Producer: Riakiberu Washing Station
Farm: Kamacharia Farmers Cooperative Society
Region: Central Province, Murang'a County
Altitude: 1,650 masl | 5,413 feet
Varietal: SL28, Ruiru 11, Batian
Process: Washed
Roast: Medium
Notes: Brown Sugar, Cherry, Lemon Zest

Riakiberu Coffee Factory was established in 1994, a year after Kamacharia Farmers Cooperative Society was registered. It currently has 1,542 active members.

Kamacharia Farmers Cooperative Society maximizes production by following trainings in Good Agricultural Practices, with application of manure and inputs when required. The society is made up of smallholders growing mainly SL28, with a small amount of Batian and Ruiru 11 varieties. This area has two harvests, one from March to May, and main harvest season being from October to December.

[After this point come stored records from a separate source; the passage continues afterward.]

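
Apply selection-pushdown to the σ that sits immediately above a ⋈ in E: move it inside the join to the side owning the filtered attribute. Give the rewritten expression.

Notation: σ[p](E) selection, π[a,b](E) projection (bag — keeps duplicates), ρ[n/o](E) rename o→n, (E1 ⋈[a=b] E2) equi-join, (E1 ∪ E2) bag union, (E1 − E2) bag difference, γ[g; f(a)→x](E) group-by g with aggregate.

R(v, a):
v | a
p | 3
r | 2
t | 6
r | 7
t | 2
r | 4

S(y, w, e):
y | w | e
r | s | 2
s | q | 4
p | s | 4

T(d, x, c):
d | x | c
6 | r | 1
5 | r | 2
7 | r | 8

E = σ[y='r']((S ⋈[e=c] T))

σ filters on y, owned by the left side.
E' = (σ[y='r'](S) ⋈[e=c] T)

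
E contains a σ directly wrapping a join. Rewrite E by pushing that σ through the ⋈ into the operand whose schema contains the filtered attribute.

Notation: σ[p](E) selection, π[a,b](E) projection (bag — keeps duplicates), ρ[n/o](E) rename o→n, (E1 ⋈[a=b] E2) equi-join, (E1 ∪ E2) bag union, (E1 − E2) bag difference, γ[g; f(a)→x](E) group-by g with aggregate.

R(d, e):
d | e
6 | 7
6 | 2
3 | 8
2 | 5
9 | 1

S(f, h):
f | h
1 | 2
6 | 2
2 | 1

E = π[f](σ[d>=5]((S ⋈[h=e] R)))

σ filters on d, owned by the right side.
E' = π[f]((S ⋈[h=e] σ[d>=5](R)))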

Once the beans have been pulped, they are put into fermentation tanks for around 12-24 hours dependent on temperature, though farmers are now experimenting with fermentation time to develop different flavor profiles.

Fermentation results in the mucilage being broken down leaving the beans in their parchment which are then ready to be washed. Once the beans have been washed they will feel gritty in your hands which means they are now ready to be dried.

At this stage, the parchment beans are taken to drying tables (raised African beds) for a period of around 10-22 days where they are gently turned. A slower drying time contributes to greater balance and complexity in the cup.

Peaberries are the result of a natural mutation in which only one seed within the cherry is fertilized. Instead of two coffee beans with flat faces and round backs developing in the cherry, a single rounded bean is the result. Peaberries constitute a small percentage of each harvest and they are typically sorted into peaberry-only lots for consistency during the roasting process, since they are denser than regular coffee beans.